Schloss Wolfsgarten is a former hunting seat of the ruling family of Hesse-Darmstadt, located in the German state of Hessen, approximately 15 kilometers south of Frankfurt am Main.  The hunting lodge was established between 1722 and 1724 by Landgrave Ernst Ludwig of Hesse-Darmstadt.  Ernst Ludwig's purpose in establishing Wolfsgarten was to pursue his passion for hunting with dogs which he introduced into Hesse in 1709.  The original building corresponded to the usual pattern for hunting seats of that era with a rectangular yard around which was grouped housing for gentlemen, the stables for the horses, and kennels for the dogs.  After Ernst Ludwig's successors abandoned hunting with dogs in 1768, Wolfsgarten was abandoned until the 1830s when the grand ducal family began to restore and expand the property.  From 1879, Wolfsgarten became a favorite country retreat for Grand Dukes Ludwig IV and his son Ernst Ludwig.

In the twentieth century, Grand Duke Ernst Ludwig extensively modernized Schloss Wolfsgarten and rearranged its park.
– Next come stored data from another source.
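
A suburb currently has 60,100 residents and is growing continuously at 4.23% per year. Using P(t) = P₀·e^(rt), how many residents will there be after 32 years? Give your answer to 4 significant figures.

≈ 232,700 residents

P(32) = 60100 · e^(0.0423·32) = 60100 · e^(1.3536)
= 60100 · 3.87134 ≈ 232667.37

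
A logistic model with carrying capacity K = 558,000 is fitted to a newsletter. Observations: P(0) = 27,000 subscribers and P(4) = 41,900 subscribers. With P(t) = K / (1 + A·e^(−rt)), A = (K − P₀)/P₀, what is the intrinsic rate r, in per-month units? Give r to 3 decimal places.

A = (558000 − 27000)/27000 = 19.66667
41900 = 558000/(1 + 19.66667·e^(−r·4)) → e^(−4r) = (13.31742 − 1)/19.66667 = 0.62631
r = −ln(0.62631)/4 = 0.46791/4

r ≈ 0.117 per month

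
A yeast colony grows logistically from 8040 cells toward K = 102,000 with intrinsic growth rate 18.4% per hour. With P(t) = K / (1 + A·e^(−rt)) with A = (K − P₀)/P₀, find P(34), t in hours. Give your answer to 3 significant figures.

≈ 99,800 cells

A = (102000 − 8040)/8040 = 11.68657
P(34) = 102000 / (1 + 11.68657·e^(−0.184·34)) = 102000 / (1 + 11.68657·0.001919)
= 102000 / 1.02243 ≈ 99762.78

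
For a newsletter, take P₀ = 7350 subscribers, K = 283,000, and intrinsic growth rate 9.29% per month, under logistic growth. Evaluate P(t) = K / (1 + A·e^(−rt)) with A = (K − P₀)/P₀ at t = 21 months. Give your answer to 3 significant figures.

≈ 44,700 subscribers

A = (283000 − 7350)/7350 = 37.5034
P(21) = 283000 / (1 + 37.5034·e^(−0.0929·21)) = 283000 / (1 + 37.5034·0.142146)
= 283000 / 6.33096 ≈ 44700.95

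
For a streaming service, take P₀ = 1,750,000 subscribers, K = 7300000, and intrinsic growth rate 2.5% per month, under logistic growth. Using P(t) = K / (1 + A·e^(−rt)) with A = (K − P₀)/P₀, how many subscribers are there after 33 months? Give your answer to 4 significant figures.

≈ 3,055,000 subscribers

A = (7300000 − 1750000)/1750000 = 3.17143
P(33) = 7300000 / (1 + 3.17143·e^(−0.025·33)) = 7300000 / (1 + 3.17143·0.438235)
= 7300000 / 2.38983 ≈ 3054609.33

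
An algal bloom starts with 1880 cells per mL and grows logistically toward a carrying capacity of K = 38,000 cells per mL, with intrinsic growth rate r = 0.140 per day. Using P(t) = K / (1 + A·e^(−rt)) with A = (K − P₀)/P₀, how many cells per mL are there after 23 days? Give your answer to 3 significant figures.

≈ 21,500 cells per mL

A = (38000 − 1880)/1880 = 19.21277
P(23) = 38000 / (1 + 19.21277·e^(−0.14·23)) = 38000 / (1 + 19.21277·0.039955)
= 38000 / 1.76765 ≈ 21497.5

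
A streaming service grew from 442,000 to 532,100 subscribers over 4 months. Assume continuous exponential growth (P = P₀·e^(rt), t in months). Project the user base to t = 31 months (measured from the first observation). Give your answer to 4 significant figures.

r = ln(532100/442000) / 4 ≈ 0.04638 per month
P(31) = 442000 · e^(0.04638·31) = 442000 · 4.21139 ≈ 1861433.13

≈ 1,861,000 subscribers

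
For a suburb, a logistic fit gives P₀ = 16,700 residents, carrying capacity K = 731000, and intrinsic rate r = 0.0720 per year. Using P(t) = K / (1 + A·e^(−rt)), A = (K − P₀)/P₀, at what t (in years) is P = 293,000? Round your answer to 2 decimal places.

t ≈ 46.58 years

A = (731000 − 16700)/16700 = 42.77246
293000 = 731000/(1 + 42.77246·e^(−0.072t)) → 1 + 42.77246·e^(−0.072t) = 2.49488
e^(−0.072t) = 0.03495 → t = ln(28.61262)/0.072 = 3.35385/0.072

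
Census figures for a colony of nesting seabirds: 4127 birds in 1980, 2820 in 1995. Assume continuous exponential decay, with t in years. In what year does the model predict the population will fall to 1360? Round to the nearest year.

year 2024

r = ln(2820/4127) / 15 = -0.38081/15 ≈ -0.025388 per year
t = ln(1360/4127) / r = -1.11007/-0.025388 ≈ 43.72 years after 1980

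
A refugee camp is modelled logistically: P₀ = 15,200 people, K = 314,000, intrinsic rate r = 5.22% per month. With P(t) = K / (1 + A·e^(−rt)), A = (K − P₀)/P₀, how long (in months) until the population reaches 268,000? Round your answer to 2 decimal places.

A = (314000 − 15200)/15200 = 19.65789
268000 = 314000/(1 + 19.65789·e^(−0.0522t)) → 1 + 19.65789·e^(−0.0522t) = 1.17164
e^(−0.0522t) = 0.008731 → t = ln(114.5286)/0.0522 = 4.74082/0.0522

t ≈ 90.82 months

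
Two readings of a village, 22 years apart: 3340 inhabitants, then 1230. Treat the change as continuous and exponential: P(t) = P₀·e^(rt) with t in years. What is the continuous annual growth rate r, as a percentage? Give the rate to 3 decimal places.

r ≈ -4.541% per year

1230 = 3340 · e^(r·22)
e^(22r) = 1230/3340 = 0.36826
r = ln(0.36826) / 22 = -0.99896 / 22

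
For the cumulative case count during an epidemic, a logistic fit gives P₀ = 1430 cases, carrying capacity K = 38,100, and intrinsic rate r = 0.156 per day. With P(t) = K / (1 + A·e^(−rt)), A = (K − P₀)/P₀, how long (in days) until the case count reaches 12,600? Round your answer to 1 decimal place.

t ≈ 16.3 days

A = (38100 − 1430)/1430 = 25.64336
12600 = 38100/(1 + 25.64336·e^(−0.156t)) → 1 + 25.64336·e^(−0.156t) = 3.02381
e^(−0.156t) = 0.078921 → t = ln(12.67084)/0.156 = 2.5393/0.156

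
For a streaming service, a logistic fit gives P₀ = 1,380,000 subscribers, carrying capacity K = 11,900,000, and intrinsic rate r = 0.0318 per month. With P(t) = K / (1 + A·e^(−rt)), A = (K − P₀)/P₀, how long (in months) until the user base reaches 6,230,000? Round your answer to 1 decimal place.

t ≈ 66.8 months

A = (11900000 − 1380000)/1380000 = 7.62319
6230000 = 11900000/(1 + 7.62319·e^(−0.0318t)) → 1 + 7.62319·e^(−0.0318t) = 1.91011
e^(−0.0318t) = 0.119387 → t = ln(8.3761)/0.0318 = 2.12538/0.0318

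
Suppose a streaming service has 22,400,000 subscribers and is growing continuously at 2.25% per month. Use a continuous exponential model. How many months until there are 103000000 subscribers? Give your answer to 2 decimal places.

103000000 = 22400000 · e^(0.0225·t)
t = ln(103000000/22400000) / 0.0225 = ln(4.59821) / 0.0225 = 1.52567 / 0.0225

t ≈ 67.81 months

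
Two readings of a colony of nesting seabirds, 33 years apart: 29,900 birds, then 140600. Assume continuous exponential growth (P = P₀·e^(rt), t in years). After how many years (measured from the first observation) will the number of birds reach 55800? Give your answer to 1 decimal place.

t ≈ 13.3 years

r = ln(140600/29900) / 33 ≈ 0.046911 per year
t = ln(55800/29900) / r = 0.62392 / 0.046911 ≈ 13.3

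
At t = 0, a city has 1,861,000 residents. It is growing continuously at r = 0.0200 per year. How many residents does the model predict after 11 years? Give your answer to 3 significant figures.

P(11) = 1861000 · e^(0.02·11) = 1861000 · e^(0.22)
= 1861000 · 1.24608 ≈ 2318948.8

≈ 2,320,000 residents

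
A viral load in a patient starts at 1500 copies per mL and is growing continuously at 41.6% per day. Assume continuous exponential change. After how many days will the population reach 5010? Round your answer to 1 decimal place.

t ≈ 2.9 days

5010 = 1500 · e^(0.416·t)
t = ln(5010/1500) / 0.416 = ln(3.34) / 0.416 = 1.20597 / 0.416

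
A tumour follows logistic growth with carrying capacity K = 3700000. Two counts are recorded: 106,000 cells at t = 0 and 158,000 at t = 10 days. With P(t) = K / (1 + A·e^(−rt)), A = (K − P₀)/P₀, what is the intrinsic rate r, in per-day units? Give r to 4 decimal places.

r ≈ 0.0414 per day

A = (3700000 − 106000)/106000 = 33.90566
158000 = 3700000/(1 + 33.90566·e^(−r·10)) → e^(−10r) = (23.41772 − 1)/33.90566 = 0.661179
r = −ln(0.661179)/10 = 0.41373/10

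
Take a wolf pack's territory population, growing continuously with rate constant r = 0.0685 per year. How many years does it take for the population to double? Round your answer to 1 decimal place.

doubling time ≈ 10.1 years

doubling time = ln(2) / |r| = 0.69315 / 0.0685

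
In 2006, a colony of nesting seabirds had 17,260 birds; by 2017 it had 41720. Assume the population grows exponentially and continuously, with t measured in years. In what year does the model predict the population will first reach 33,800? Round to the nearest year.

year 2014

r = ln(41720/17260) / 11 = 0.88259/11 ≈ 0.080235 per year
t = ln(33800/17260) / r = 0.67207/0.080235 ≈ 8.38 years after 2006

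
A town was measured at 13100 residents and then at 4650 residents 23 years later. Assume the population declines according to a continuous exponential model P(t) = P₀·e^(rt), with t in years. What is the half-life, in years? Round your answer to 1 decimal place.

r = ln(4650/13100) / 23 = ln(0.35496) / 23 ≈ -0.045032 per year
half-life = ln 2 / |r| = 0.69315 / 0.045032

half-life ≈ 15.4 years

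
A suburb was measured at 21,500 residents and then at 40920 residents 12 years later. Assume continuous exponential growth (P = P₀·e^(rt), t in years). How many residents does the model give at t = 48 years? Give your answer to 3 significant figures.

r = ln(40920/21500) / 12 ≈ 0.053631 per year
P(48) = 21500 · e^(0.053631·48) = 21500 · 13.12166 ≈ 282115.61

≈ 282,000 residents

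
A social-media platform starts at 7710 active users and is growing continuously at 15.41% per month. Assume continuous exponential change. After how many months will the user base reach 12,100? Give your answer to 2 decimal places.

12100 = 7710 · e^(0.1541·t)
t = ln(12100/7710) / 0.1541 = ln(1.56939) / 0.1541 = 0.45069 / 0.1541

t ≈ 2.92 months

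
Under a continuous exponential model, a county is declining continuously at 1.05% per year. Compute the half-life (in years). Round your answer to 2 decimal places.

half-life ≈ 66.01 years

half-life = ln(2) / |r| = 0.69315 / 0.0105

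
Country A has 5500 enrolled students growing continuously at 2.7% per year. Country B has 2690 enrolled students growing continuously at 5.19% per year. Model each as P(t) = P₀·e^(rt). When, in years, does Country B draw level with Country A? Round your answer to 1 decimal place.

t ≈ 28.7 years

5500·e^(0.027t) = 2690·e^(0.0519t)
5500/2690 = e^((0.0519 − 0.027)t) → ln(2.04461) = 0.0249·t
t = 0.71521 / 0.0249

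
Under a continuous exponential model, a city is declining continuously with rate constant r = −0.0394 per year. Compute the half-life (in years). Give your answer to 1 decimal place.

half-life = ln(2) / |r| = 0.69315 / 0.0394

half-life ≈ 17.6 years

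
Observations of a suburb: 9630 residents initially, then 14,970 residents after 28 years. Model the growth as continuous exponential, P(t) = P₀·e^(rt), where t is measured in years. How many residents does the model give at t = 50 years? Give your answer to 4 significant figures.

r = ln(14970/9630) / 28 ≈ 0.015756 per year
P(50) = 9630 · e^(0.015756·50) = 9630 · 2.19854 ≈ 21171.96

≈ 21,170 residents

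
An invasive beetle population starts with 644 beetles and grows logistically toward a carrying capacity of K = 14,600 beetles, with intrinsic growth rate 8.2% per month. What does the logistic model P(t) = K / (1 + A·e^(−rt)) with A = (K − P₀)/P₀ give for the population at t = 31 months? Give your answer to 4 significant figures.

≈ 5,396 beetles

A = (14600 − 644)/644 = 21.67081
P(31) = 14600 / (1 + 21.67081·e^(−0.082·31)) = 14600 / (1 + 21.67081·0.078709)
= 14600 / 2.70568 ≈ 5396.05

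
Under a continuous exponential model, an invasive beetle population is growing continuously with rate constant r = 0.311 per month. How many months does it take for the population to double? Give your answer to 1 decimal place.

doubling time = ln(2) / |r| = 0.69315 / 0.311

doubling time ≈ 2.2 months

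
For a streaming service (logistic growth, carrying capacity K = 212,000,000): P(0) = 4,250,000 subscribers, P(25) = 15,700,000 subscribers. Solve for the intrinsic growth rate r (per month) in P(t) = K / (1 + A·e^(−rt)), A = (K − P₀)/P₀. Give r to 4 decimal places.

r ≈ 0.0545 per month

A = (212000000 − 4250000)/4250000 = 48.88235
15700000 = 212000000/(1 + 48.88235·e^(−r·25)) → e^(−25r) = (13.50318 − 1)/48.88235 = 0.255781
r = −ln(0.255781)/25 = 1.36343/25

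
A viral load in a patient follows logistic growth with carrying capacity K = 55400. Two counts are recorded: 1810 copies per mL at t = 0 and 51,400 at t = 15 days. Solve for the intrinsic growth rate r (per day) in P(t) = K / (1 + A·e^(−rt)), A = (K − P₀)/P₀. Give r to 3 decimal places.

r ≈ 0.396 per day

A = (55400 − 1810)/1810 = 29.60773
51400 = 55400/(1 + 29.60773·e^(−r·15)) → e^(−15r) = (1.07782 − 1)/29.60773 = 0.002628
r = −ln(0.002628)/15 = 5.94138/15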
After the abolition of the monarchy in 1918, Wolfsgarten became the principal residence of the former grand ducal family. It served as home to Louis, Prince of Hesse and by Rhine until his death in 1968 and then to his widow, Princess Margaret, née Geddes (1913–1997), a close friend of Queen Elizabeth II. Following her death it was occupied by Moritz, Landgrave of Hesse and since 2013 by his eldest son, Donatus, Landgrave of Hesse.

Schloss Wolfsgarten is the property of the Hessian House Foundation (Hessische Hausstiftung), the family trust that holds ownership to the property belonging to all branches of the House of Hesse. The property is open to the public only on two weekends in May during the annual Rhododendrenblüte (Rhododendron festival) and again for a weekend in September for the Schloss Wolfsgarten Garden Festival.